For the next few seconds he focused on his audience. Everyone still seemed engaged. He was performing his mental multitasking efficiently. He flipped back to the issue at hand. How could he zip his pants without arousing suspicion?
In the back corner of the room an attendant emerged from an anteroom. He needed a distraction. An idea struck.
Olaf pointed to the attendant. “That man has a bomb! It’s a terrorist attack!” he shouted. The attendant froze wide eyed. Four men jumped on him.
In the melee that ensued, Olaf yanked the zipper on his pants. It wouldn’t budge. His eyes flashed down. The zipper was snagged in his shirt. A portion of his shirt tail stuck out. Olaf grimaced.
He remembered the screaming, stampeding crowd.
“Sorry, ladies and gentlemen. My mistake. Please, excuse me. Pardon my irregular illustration,” said Olaf. The crowd slowly composed themselves. The four men released the attendant, his dignity rudely compromised. “It’s statistically understood that a situation where the fight/flight response is triggered, a significantly larger proportion of society will choose flight over fight. That reflects the ratio in nature between predator and prey. There must always be a larger number of prey than predator. That ratio can elegantly demonstrated by fractals.”
Olaf had no proof of any of this, but it seemed reasonable enough. It was also the best excuse he could come ups with for causing the chaos.

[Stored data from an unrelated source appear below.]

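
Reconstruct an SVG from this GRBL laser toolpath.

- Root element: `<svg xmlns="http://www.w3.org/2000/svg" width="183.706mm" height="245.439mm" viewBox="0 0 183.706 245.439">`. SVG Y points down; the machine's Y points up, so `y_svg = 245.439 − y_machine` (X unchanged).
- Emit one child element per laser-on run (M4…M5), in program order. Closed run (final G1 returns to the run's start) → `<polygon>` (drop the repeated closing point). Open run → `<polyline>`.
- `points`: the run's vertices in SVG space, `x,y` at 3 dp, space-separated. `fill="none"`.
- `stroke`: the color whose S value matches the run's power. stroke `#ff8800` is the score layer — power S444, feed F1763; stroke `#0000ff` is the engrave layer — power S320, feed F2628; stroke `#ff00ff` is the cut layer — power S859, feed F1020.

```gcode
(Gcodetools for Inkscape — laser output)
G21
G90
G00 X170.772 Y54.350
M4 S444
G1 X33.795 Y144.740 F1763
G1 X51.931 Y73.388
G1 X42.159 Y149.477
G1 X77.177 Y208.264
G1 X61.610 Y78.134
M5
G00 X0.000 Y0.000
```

y_svg = 245.439 − y_m. Every run uses S444, so all elements get stroke `#ff8800` (score).

[1] open run; points: 170.772,191.089 33.795,100.699 51.931,172.051 42.159,95.962 77.177,37.175 61.610,167.305

<svg xmlns="http://www.w3.org/2000/svg" width="183.706mm" height="245.439mm" viewBox="0 0 183.706 245.439">
  <polyline points="170.772,191.089 33.795,100.699 51.931,172.051 42.159,95.962 77.177,37.175 61.610,167.305" fill="none" stroke="#ff8800"/>
</svg>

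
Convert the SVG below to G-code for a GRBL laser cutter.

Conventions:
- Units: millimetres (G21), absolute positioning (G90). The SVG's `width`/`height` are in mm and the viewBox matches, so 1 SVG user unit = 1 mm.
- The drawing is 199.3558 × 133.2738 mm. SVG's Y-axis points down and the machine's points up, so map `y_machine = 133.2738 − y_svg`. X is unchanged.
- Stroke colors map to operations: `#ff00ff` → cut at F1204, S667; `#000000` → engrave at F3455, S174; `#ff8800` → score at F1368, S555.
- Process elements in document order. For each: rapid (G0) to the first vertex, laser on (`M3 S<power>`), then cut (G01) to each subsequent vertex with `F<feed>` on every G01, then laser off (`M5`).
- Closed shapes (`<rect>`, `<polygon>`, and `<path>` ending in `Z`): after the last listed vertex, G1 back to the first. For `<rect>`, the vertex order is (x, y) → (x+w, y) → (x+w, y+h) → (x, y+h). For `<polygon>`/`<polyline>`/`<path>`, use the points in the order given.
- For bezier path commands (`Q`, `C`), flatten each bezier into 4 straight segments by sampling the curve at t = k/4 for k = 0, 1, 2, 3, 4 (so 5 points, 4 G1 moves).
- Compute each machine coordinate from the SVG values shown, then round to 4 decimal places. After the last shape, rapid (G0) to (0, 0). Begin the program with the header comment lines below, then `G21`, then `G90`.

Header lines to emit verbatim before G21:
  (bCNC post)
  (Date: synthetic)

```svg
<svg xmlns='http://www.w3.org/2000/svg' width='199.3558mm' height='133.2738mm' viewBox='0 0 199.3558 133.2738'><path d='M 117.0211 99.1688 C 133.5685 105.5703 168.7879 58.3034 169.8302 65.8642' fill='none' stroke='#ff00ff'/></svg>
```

viewBox `0 0 199.3558 133.2738` with mm width/height → 1 unit = 1 mm. Flip: y_m = 133.2738 − y_svg.

**Shape 1** — `<path>` cubic bezier, stroke `#ff00ff` → cut (S667, F1204). Control points (SVG): P0=(117.0211,99.1688), P1=(133.5685,105.5703), P2=(168.7879,58.3034), P3=(169.8302,65.8642); sampled at t=k/4. Machine vertices: (117.0211,34.1050) → (132.1069,37.6714) → (149.2401,51.1920) → (163.4660,64.4953) → (169.8302,67.4096). Open path.

(bCNC post)
(Date: synthetic)
G21
G90
G0 X117.0211 Y34.1050
M3 S667
G01 X132.1069 Y37.6714 F1204
G01 X149.2401 Y51.1920 F1204
G01 X163.4660 Y64.4953 F1204
G01 X169.8302 Y67.4096 F1204
M5
G0 X0.0000 Y0.0000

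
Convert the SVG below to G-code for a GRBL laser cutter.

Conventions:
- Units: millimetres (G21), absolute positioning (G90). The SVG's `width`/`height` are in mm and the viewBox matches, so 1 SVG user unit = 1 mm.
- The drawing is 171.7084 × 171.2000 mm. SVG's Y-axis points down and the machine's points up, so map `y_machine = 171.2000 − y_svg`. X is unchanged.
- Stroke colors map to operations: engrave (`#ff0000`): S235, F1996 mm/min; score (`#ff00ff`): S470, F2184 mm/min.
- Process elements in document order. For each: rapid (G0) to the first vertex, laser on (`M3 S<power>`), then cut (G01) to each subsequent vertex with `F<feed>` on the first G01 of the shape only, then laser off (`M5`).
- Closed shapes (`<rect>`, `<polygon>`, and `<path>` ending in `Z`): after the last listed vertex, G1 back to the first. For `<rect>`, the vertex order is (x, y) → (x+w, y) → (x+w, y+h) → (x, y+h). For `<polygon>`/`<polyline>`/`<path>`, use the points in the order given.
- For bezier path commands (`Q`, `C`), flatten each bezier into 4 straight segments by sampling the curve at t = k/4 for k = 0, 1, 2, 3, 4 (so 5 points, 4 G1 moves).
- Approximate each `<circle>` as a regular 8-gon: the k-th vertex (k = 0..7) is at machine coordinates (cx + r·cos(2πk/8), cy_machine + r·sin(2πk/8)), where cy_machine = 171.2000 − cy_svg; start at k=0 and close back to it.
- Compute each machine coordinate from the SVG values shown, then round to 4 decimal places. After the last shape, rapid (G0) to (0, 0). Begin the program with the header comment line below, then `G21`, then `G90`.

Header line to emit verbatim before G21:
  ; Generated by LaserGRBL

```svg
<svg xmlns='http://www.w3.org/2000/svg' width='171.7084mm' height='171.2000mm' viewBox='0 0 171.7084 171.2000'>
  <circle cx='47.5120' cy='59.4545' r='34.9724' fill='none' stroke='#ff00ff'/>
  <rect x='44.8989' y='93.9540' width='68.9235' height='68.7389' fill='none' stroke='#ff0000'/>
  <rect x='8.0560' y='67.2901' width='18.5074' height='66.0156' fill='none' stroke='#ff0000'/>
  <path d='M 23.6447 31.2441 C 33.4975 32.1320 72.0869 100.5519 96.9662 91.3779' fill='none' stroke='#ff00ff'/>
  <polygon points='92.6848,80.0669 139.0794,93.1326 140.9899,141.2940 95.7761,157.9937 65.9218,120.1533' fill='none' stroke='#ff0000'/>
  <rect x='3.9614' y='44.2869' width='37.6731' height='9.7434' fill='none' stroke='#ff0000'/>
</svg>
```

1 u = 1 mm; y_m = 171.2000 − y.

[1] `<circle>` circle, #ff00ff→score S470 F2184: (82.4844,111.7455) → (72.2412,136.4747) → (47.5120,146.7179) → (22.7828,136.4747) → (12.5396,111.7455) → (22.7828,87.0163) → (47.5120,76.7731) → (72.2412,87.0163) → (82.4844,111.7455) (closed)

[2] `<rect>` rectangle, #ff0000→engrave S235 F1996: (44.8989,77.2460) → (113.8224,77.2460) → (113.8224,8.5071) → (44.8989,8.5071) → (44.8989,77.2460) (closed)

[3] `<rect>` rectangle, #ff0000→engrave S235 F1996: (8.0560,103.9099) → (26.5634,103.9099) → (26.5634,37.8943) → (8.0560,37.8943) → (8.0560,103.9099) (closed)

[4] `<path>` cubic bezier, #ff00ff→score S470 F2184: (23.6447,139.9559) → (35.7592,128.8953) → (54.6705,106.1158) → (76.3993,85.2229) → (96.9662,79.8221)

[5] `<polygon>` regular polygon, #ff0000→engrave S235 F1996: (92.6848,91.1331) → (139.0794,78.0674) → (140.9899,29.9060) → (95.7761,13.2063) → (65.9218,51.0467) → (92.6848,91.1331) (closed)

[6] `<rect>` rectangle, #ff0000→engrave S235 F1996: (3.9614,126.9131) → (41.6345,126.9131) → (41.6345,117.1697) → (3.9614,117.1697) → (3.9614,126.9131) (closed)

; Generated by LaserGRBL
G21
G90
G0 X82.4844 Y111.7455
M3 S470
G01 X72.2412 Y136.4747 F2184
G01 X47.5120 Y146.7179
G01 X22.7828 Y136.4747
G01 X12.5396 Y111.7455
G01 X22.7828 Y87.0163
G01 X47.5120 Y76.7731
G01 X72.2412 Y87.0163
G01 X82.4844 Y111.7455
M5
G0 X44.8989 Y77.2460
M3 S235
G01 X113.8224 Y77.2460 F1996
G01 X113.8224 Y8.5071
G01 X44.8989 Y8.5071
G01 X44.8989 Y77.2460
M5
G0 X8.0560 Y103.9099
M3 S235
G01 X26.5634 Y103.9099 F1996
G01 X26.5634 Y37.8943
G01 X8.0560 Y37.8943
G01 X8.0560 Y103.9099
M5
G0 X23.6447 Y139.9559
M3 S470
G01 X35.7592 Y128.8953 F2184
G01 X54.6705 Y106.1158
G01 X76.3993 Y85.2229
G01 X96.9662 Y79.8221
M5
G0 X92.6848 Y91.1331
M3 S235
G01 X139.0794 Y78.0674 F1996
G01 X140.9899 Y29.9060
G01 X95.7761 Y13.2063
G01 X65.9218 Y51.0467
G01 X92.6848 Y91.1331
M5
G0 X3.9614 Y126.9131
M3 S235
G01 X41.6345 Y126.9131 F1996
G01 X41.6345 Y117.1697
G01 X3.9614 Y117.1697
G01 X3.9614 Y126.9131
M5
G0 X0.0000 Y0.0000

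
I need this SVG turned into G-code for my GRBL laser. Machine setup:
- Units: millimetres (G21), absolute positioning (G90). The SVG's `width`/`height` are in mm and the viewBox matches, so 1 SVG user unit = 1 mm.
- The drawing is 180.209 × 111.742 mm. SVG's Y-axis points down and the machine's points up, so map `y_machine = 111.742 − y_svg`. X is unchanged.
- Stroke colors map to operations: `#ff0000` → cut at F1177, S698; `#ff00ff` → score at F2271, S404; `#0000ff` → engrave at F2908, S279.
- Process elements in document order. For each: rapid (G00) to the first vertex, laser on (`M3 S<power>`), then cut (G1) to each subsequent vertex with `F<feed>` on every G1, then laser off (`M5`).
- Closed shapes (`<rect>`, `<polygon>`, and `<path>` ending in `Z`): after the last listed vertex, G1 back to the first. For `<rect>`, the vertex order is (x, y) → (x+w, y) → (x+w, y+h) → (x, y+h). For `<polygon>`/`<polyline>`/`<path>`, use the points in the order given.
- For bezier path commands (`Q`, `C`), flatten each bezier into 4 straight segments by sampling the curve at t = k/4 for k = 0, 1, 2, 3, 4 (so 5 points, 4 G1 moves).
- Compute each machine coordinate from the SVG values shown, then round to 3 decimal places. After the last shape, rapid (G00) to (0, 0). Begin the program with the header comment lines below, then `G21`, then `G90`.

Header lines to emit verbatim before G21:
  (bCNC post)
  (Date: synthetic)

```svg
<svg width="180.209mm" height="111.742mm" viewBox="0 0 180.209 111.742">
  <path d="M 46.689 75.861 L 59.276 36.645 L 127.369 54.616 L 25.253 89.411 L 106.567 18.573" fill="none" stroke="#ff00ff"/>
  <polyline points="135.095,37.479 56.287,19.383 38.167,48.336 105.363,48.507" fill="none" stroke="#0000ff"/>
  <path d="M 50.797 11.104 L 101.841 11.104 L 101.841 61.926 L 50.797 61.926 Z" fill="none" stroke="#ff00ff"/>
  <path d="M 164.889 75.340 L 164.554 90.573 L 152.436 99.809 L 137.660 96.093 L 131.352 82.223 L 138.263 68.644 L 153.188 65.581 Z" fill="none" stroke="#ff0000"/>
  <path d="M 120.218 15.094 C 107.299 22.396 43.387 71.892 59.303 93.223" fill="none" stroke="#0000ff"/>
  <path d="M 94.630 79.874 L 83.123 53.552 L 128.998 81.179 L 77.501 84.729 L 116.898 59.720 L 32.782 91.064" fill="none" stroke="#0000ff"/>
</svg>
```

1 u = 1 mm; y_m = 111.742 − y.

[1] `<path>` open polyline, #ff00ff→score S404 F2271: (46.689,35.881) → (59.276,75.097) → (127.369,57.126) → (25.253,22.331) → (106.567,93.169)

[2] `<polyline>` open polyline, #0000ff→engrave S279 F2908: (135.095,74.263) → (56.287,92.359) → (38.167,63.406) → (105.363,63.235)

[3] `<path>` rectangle, #ff00ff→score S404 F2271: (50.797,100.638) → (101.841,100.638) → (101.841,49.816) → (50.797,49.816) → (50.797,100.638) (closed)

[4] `<path>` regular polygon, #ff0000→cut S698 F1177: (164.889,36.402) → (164.554,21.169) → (152.436,11.933) → (137.660,15.649) → (131.352,29.519) → (138.263,43.098) → (153.188,46.161) → (164.889,36.402) (closed)

[5] `<path>` cubic bezier, #0000ff→engrave S279 F2908: (120.218,96.648) → (103.012,84.359) → (78.947,62.844) → (60.290,38.699) → (59.303,18.519)

[6] `<path>` open polyline, #0000ff→engrave S279 F2908: (94.630,31.868) → (83.123,58.190) → (128.998,30.563) → (77.501,27.013) → (116.898,52.022) → (32.782,20.678)

(bCNC post)
(Date: synthetic)
G21
G90
G00 X46.689 Y35.881
M3 S404
G1 X59.276 Y75.097 F2271
G1 X127.369 Y57.126 F2271
G1 X25.253 Y22.331 F2271
G1 X106.567 Y93.169 F2271
M5
G00 X135.095 Y74.263
M3 S279
G1 X56.287 Y92.359 F2908
G1 X38.167 Y63.406 F2908
G1 X105.363 Y63.235 F2908
M5
G00 X50.797 Y100.638
M3 S404
G1 X101.841 Y100.638 F2271
G1 X101.841 Y49.816 F2271
G1 X50.797 Y49.816 F2271
G1 X50.797 Y100.638 F2271
M5
G00 X164.889 Y36.402
M3 S698
G1 X164.554 Y21.169 F1177
G1 X152.436 Y11.933 F1177
G1 X137.660 Y15.649 F1177
G1 X131.352 Y29.519 F1177
G1 X138.263 Y43.098 F1177
G1 X153.188 Y46.161 F1177
G1 X164.889 Y36.402 F1177
M5
G00 X120.218 Y96.648
M3 S279
G1 X103.012 Y84.359 F2908
G1 X78.947 Y62.844 F2908
G1 X60.290 Y38.699 F2908
G1 X59.303 Y18.519 F2908
M5
G00 X94.630 Y31.868
M3 S279
G1 X83.123 Y58.190 F2908
G1 X128.998 Y30.563 F2908
G1 X77.501 Y27.013 F2908
G1 X116.898 Y52.022 F2908
G1 X32.782 Y20.678 F2908
M5
G00 X0.000 Y0.000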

Chuckles of laughter smattered through the group that remained. “Who says physics isn’t fun?” said Olaf. The crowd began to applaud. Olaf thanked the crowd, buttoned his coat to hide his shame and walked briskly off stage.
“Mr. Magnusson, that was wonderful,” said a member of the Nobel committee. “It’s now time for pictures.”
“May I go to the men’s room first?” asked Olaf.
Olaf slapped his head and burst into the men’s room. Why didn’t I think of that before, he thought.